Voting

The Supreme Court is looking at the Voting Rights Act. As usual, Scalia makes some stupid statements:

The problem here, however, is suggested by the comment I made earlier, that the initial enactment of this legislation in a — in a time when the need for it was so much more abundantly clear was — in the Senate, there — it was double-digits against it. And that was only a 5-year term.
Then, it is reenacted 5 years later, again for a 5-year term. Double-digits against it in the Senate. Then it was reenacted for 7 years. Single digits against it. Then enacted for 25 years, 8 Senate votes against it.
And this last enactment, not a single vote in the Senate against it. And the House is pretty much the same. Now, I don’t think that’s attributable to the fact that it is so much clearer now that we need this. I think it is attributable, very likely attributable, to a phenomenon that is called perpetuation of racial entitlement. It’s been written about. Whenever a society adopts racial entitlements, it is very difficult to get out of them through the normal political processes.
I don’t think there is anything to be gained by any Senator to vote against continuation of this act. And I am fairly confident it will be reenacted in perpetuity unless — unless a court can say it does not comport with the Constitution. You have to show, when you are treating different States differently, that there’s a good reason for it.
That’s the — that’s the concern that those of us who — who have some questions about this statute have. It’s — it’s a concern that this is not the kind of a question you can leave to Congress. There are certain districts in the House that are black districts by law just about now. And even the Virginia Senators, they have no interest in voting against this. The State government is not their government, and they are going to lose — they are going to lose votes if they do not reenact the Voting Rights Act.

Even the name of it is wonderful: The Voting Rights Act. Who is going to vote against that in the future?

There are a couple stupid statements in this argument. First that being able to vote is a ‘racial entitlement’, I hope nothing needs to be said here. Second that a unanimous vote somehow shows that there’s a problem–perhaps in the past some people voted against it because they didn’t think discrimination was bad (I would think this would be obvious since some states were practicing segregation), but now everybody thinks it is? That can’t be it according to Scalia, it must be because of some kind of intimidation.

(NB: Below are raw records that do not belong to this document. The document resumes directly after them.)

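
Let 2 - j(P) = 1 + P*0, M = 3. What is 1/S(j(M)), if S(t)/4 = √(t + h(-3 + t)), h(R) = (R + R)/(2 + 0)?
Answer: -I/4 ≈ -0.25*I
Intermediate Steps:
j(P) = 1 (j(P) = 2 - (1 + P*0) = 2 - (1 + 0) = 2 - 1*1 = 2 - 1 = 1)
h(R) = R (h(R) = (2*R)/2 = (2*R)*(½) = R)
S(t) = 4*√(-3 + 2*t) (S(t) = 4*√(t + (-3 + t)) = 4*√(-3 + 2*t))
1/S(j(M)) = 1/(4*√(-3 + 2*1)) = 1/(4*√(-3 + 2)) = 1/(4*√(-1)) = 1/(4*I) = -I/4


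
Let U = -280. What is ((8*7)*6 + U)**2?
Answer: 3136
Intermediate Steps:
((8*7)*6 + U)**2 = ((8*7)*6 - 280)**2 = (56*6 - 280)**2 = (336 - 280)**2 = 56**2 = 3136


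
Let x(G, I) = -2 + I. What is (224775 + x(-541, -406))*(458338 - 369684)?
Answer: 19891032018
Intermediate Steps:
(224775 + x(-541, -406))*(458338 - 369684) = (224775 + (-2 - 406))*(458338 - 369684) = (224775 - 408)*88654 = 224367*88654 = 19891032018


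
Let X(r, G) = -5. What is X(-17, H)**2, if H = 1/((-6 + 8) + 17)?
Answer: 25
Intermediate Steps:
H = 1/19 (H = 1/(2 + 17) = 1/19 ≈ 0.052632)
X(-17, H)**2 = (-5)**2 = 25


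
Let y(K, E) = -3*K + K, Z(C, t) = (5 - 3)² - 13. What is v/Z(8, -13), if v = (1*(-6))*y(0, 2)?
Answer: 0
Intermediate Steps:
Z(C, t) = -9 (Z(C, t) = 2² - 13 = 4 - 13 = -9)
y(K, E) = -2*K
v = 0 (v = (1*(-6))*(-2*0) = -6*0 = 0)
v/Z(8, -13) = 0/(-9) = 0*(-⅑) = 0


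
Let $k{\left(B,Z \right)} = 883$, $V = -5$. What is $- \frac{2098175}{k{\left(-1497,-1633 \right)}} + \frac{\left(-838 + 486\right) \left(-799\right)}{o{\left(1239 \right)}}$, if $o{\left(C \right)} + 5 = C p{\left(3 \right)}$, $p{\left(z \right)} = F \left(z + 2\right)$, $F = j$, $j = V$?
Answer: $- \frac{16312450871}{6838835} \approx -2385.3$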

As noted here, I find it interesting that the Court (which would really be the conservative members) found that reporters who no longer phoned people to interview them had no standing:

to bring a constitutional challenge to the Foreign Intelligence Surveillance Act (FISA) Amendments Act of 2008, a law that authorizes dragnet spying on US persons even absent identification of specific targets. (Another constitutional challenge to the law, Jewel v. NSA, is still winding its way through the courts.)

but that those same judges seem to no problem with Shelby County, AL having standing to challenge the formula of the Voting Right Act despite the fact that:

If Congress were to write a formula that looked to the number of successful Section 2 suits per million residents, Alabama would be the number one State on the list.
If you factor in unpublished Section 2 suits, Alabama would be the number two State on the list. If you use the number of Section 5 enforcement actions, Alabama would again be the number two State on the list.
I mean, you’re objecting to a formula, but under any formula that Congress could devise, it would capture Alabama.

I also like this comment by Justice Sotomayor in response the attorney arguing for Shelby County saying the law should not apply to the county any more because there is no longer any problems with registering voters:

Counsel, the reason Section 5 was created was because States were moving faster than litigation permitted to catch the new forms of discriminatory practices that were being developed. As the courts struck down one form, the States would find another. And basically, Justice Ginsburg calls it secondary. I don’t know that I’d call anything secondary or primary. Discrimination is discrimination.
And what Congress said is it continues, not in terms of voter numbers, but in terms of examples of other ways to disenfranchise voters, like moving a voting booth from a convenient location for all voters to a place that historically has been known for discrimination.

The consensus seems to be that the Court will get rid of at least a major part of the act–it’s not like voting is a right, right?